Warum ihre Eltern und besonders ihre Mutter nicht für Ai und ihre Schwester da sein konnten, ist der Regisseurin viele Jahrzehnte nicht klar. Erst durch Interviews mit DJ BPM und Lynda Trang Đài wird sie erkennen, dass emotionale Vernachlässigung nicht nur sie betrifft, sondern ganze Generationen vietnamesisch-amerikanischer Communitys. Denn New Wave erforscht am Ende durchaus unerwartet auch die Last der elterlichen Verantwortung von Personen, die schmerzhafte Erfahrungen und Traumata durch Krieg und Flucht in sich tragen. Wie sich die Gründe für die Zerwürfnisse in ihrer Familie für Ai nach und nach offenbaren, wird im Aufbau ihres Dokumentarfilms reflektiert. Er gestaltet sich daher für das Publikum, ähnlich wie für die Regisseurin, als dynamische Erkundung vietnamesisch-amerikanischer Familiengeschichten. 

© New Wave Productions

Antworten auf Fragen, ob eine Abgrenzung zu der Elterngeneration eine forcierte Amerikanisierung widerspiegelt oder, ob sich hier eine neue Unabhängigkeit reflektiert, die für eine organische Entwicklung der ihrerzeit als Melting Pot angesehenen US-amerikanischen Gesellschaft steht, bleibt New Wave übrigens schuldig.
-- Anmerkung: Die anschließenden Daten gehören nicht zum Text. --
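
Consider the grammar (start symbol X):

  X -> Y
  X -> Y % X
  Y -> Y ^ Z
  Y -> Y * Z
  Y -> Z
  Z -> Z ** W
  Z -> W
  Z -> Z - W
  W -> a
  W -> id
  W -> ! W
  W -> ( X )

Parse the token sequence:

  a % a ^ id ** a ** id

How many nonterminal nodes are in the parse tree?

[X [Y [Z [W a]]] % [X [Y [Y [Z [W a]]] ^ [Z [Z [Z [W id]] ** [W a]] ** [W id]]]]]

15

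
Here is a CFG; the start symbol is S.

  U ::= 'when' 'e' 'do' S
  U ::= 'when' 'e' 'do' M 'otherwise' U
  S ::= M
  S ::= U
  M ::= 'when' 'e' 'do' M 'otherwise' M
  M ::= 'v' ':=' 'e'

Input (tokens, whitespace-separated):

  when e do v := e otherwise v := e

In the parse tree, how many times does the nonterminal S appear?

1

[S [M when e do [M v := e] otherwise [M v := e]]]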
Auch lässt die Doku eine nähere Auseinandersetzung mit der Rolle der USA im Vietnamkrieg und Rassismus gegenüber Südvietnames*innen im Land absichtlich außen vor, sondern spiegelt vor allem Ais Wunsch wider, über die Familienverhältnisse zwischen vietnamesischen Migrant*innen und ihren Nachfahren, die die USA als einzige Heimat und Vietnamese American als einzige kulturelle Identität für sich kennen, zu sprechen. 
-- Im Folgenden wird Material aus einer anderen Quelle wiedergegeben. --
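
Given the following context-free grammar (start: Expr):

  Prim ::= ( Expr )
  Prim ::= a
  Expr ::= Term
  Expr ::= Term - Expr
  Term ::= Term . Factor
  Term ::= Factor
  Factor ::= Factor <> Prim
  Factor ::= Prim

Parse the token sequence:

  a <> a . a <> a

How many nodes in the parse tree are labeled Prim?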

So ruft New Wave nicht nur dazu auf, die alte Weisheit „die Zeit heilt alle Wunden“ nicht komplett abzutun, sondern plädiert auch für eine Aussprache dessen, was lange ungesagt blieb. Der Dokumentarfilm präsentiert eine visuell und erzählerisch aufregende Reise der Nachsicht, des Verständnisses und des Verstehens über Generationen, Länder und (Hass-)Liebe zur Musik hinweg.

New Wave wird bis zum 20. Oktober im Programm der Dokumentale’24 als Deutschlandpremiere gezeigt.